1828 ‘First Mountain Court’ site still visible
By Jerry Lamar Alexander – In 1828, Pickens Court House, “that shining city on a hill,” became a reality among the stately oaks lining ole Keowee RIver.
This was at Robertson’s Ford alongside the ancient east-west Cherokee Trading Path 5 miles northeast of Seneca. Fortunately, today this 1862 Antebellum court village site is still barely visible among the main buildings at one of the most magnificent electrical power generating complexes in our modern world – Duke Energy’s famous World of Energy.
Back in 1828, the expanding population of settlers was literally crying out for a new, centrally located district court. it was deemed more than just badly needed to serve our mountain people. After some amount of surveying, stakes were driven in by local commissioners as an outline for a new (1862-1868) “Pickens District Court house.”
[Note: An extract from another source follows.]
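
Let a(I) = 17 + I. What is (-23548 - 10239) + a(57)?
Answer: -33713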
And so, civilization came stumbling into the area as the Antebellum District Court Town (for Oconee and Pickens counties) as we know them today. And, by the way, both these lovely counties are today stacked full of beautiful lakes and cheerful people celebrating their 150th birthday this year. But their “mothering town” was this 1862 Pickens Court House.
Although built of mostly heavy plank and skinned logs, the rough little mountain village quickly gained several buildings and about 1,600 people, most attracted by the business at the double- storied court house. Land deeds had to be recorded, as did plats and all legal papers. Lawsuits regarding land or other debts drew crowds as well.